Forum de RP dans le monde d'Ewilan, de Pierre Bottero. De nombreuses années ont passé depuis les aventures d’Ewilan et de ses compagnons et l’Empire a plus que jamais besoin de votre assistance.


Vous n'êtes pas connecté. Connectez-vous ou enregistrez-vous

Rencontre entre soeurs inconnues

avatar
Helizabeth Anew
Apprentie Marchombre
Je somnolais sur ma monture, ne voyant pas la silhouette d’Al-Far se profiler devant nous. Cela allait faire 7 jours que l’on chevauchait sans discontinuer, s’arrêtant que le soir pour dormir et pour les repas. Et encore, ce n’était pas un sommeil très réparateur en ce qui me concernait car je savais que l’on se rapprochait de notre destination, ville que j’avais quitter il y a de cela cinq ans pour fuir le reste de ma famille et la Citadelle. Déjà cinq ans que maman était morte. Bien sûr tout les ans je revenais la saluer et m’occuper un peu de sa tombe, mais c’était toujours éprouvant pour moi d’un point de vue moral, même si je voyageais avec une caravane où je faisais tout les travaux de couture. Mais pas cette fois. Cette fois je chevauchais avec la femme qui allait être ma Maitre. Eleaonor Ahslin. Par trois fois nos chemins s’étaient croisés dans des situations saugrenues et par trois fois nous avions échangés sur le monde avant qu’elle disparaisse dans la nuit. La deuxième fois elle m’avait tout de même donné un mot « marchombre » qui m’avait intrigué. Et puis à notre dernière rencontre, elle m’avait proposé de marcher sur ce qu’elle appelait La Voie. Si j’acceptais, je lui donnais trois ans de ma vie. J’avais accepté sans l’ombre d’une hésitation car je sentais qu’elle allait pouvoir nourrir ma curiosité. Aussitôt après, je lui avais demander une petite faveur, me libérer quelques jours pour que je puisse me rendre à Al-Far expliquer la situation à ma mère, pourquoi je ne viendrais pas la voir durant trois années. Elle avait accepté et décidé de m’accompagner. C’est pourquoi nous chevauchions depuis 7 jours. D’Al-Jeit à Al-Chen nous avions pris un bateau durant 3 jours. Et nous n’allions pas tarder à arriver.

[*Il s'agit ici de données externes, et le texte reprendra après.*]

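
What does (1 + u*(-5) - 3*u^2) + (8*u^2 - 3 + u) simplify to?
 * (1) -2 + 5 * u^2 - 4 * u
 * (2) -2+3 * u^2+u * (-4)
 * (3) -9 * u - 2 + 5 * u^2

Adding the polynomials and combining like terms:
(1 + u*(-5) - 3*u^2) + (8*u^2 - 3 + u)
= -2 + 5 * u^2 - 4 * u
1) -2 + 5 * u^2 - 4 * u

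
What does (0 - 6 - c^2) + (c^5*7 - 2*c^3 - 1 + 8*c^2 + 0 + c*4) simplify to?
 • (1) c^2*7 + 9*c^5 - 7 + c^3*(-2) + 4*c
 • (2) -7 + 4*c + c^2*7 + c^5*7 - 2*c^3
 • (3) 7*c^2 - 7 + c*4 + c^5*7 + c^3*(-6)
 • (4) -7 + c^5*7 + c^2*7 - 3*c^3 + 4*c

Adding the polynomials and combining like terms:
(0 - 6 - c^2) + (c^5*7 - 2*c^3 - 1 + 8*c^2 + 0 + c*4)
= -7 + 4*c + c^2*7 + c^5*7 - 2*c^3
2) -7 + 4*c + c^2*7 + c^5*7 - 2*c^3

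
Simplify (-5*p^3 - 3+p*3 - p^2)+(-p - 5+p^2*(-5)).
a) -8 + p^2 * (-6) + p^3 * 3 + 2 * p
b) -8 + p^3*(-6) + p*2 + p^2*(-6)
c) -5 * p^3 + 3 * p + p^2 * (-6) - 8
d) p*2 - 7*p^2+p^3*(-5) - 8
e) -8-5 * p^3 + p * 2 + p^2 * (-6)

Adding the polynomials and combining like terms:
(-5*p^3 - 3 + p*3 - p^2) + (-p - 5 + p^2*(-5))
= -8-5 * p^3 + p * 2 + p^2 * (-6)
e) -8-5 * p^3 + p * 2 + p^2 * (-6)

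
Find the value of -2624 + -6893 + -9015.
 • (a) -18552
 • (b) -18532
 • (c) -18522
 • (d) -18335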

Levant la tête, j’observais la ville se rapprocher et talonna ma monture pour la pousser au galop jusqu’au limite de la ville. Je ne fuyais pas celle qui allait rythmer ma vie durant trois années, je voulais juste être seule pour entrer et retrouver mes souvenirs. Et puis Al-Far n’était pas grande, elle saura me retrouver, j’en étais certaine. Descendant de ma monture à l’entrée, je la pris par la bride et l’emmena dans les rues avec moi jusqu’à une boutique qui semblait abandonnée. L’emmenant à l’écurie, je lui donnais de quoi manger et boire avant de refermer la stalle sur lui et entrer dans la boutique déserte. Aussitôt des souvenirs remontèrent et je me revis enfant courir dans les chutes de tissu en riant et interroger ma mère. Puis je me vis grandir, questionner encore et toujours et finalement l’aider à raccommoder. Bientôt j’étais la seule à coudre, maman se reposant à l’étage. Soupirant à ces souvenirs, je me penchais et ramassais les différentes lettres poser au sol. Certaines venaient de la Citadelle, encore des espoirs de ma famille que je les lise et me joigne à leur avis. Les glissant dans ma poche, je ressortis de l’atelier de couture et pris la direction du cimetière.
Pénétrant dans celui-ci, je vins m’agenouiller devant une tombe que je nettoyais en souriant.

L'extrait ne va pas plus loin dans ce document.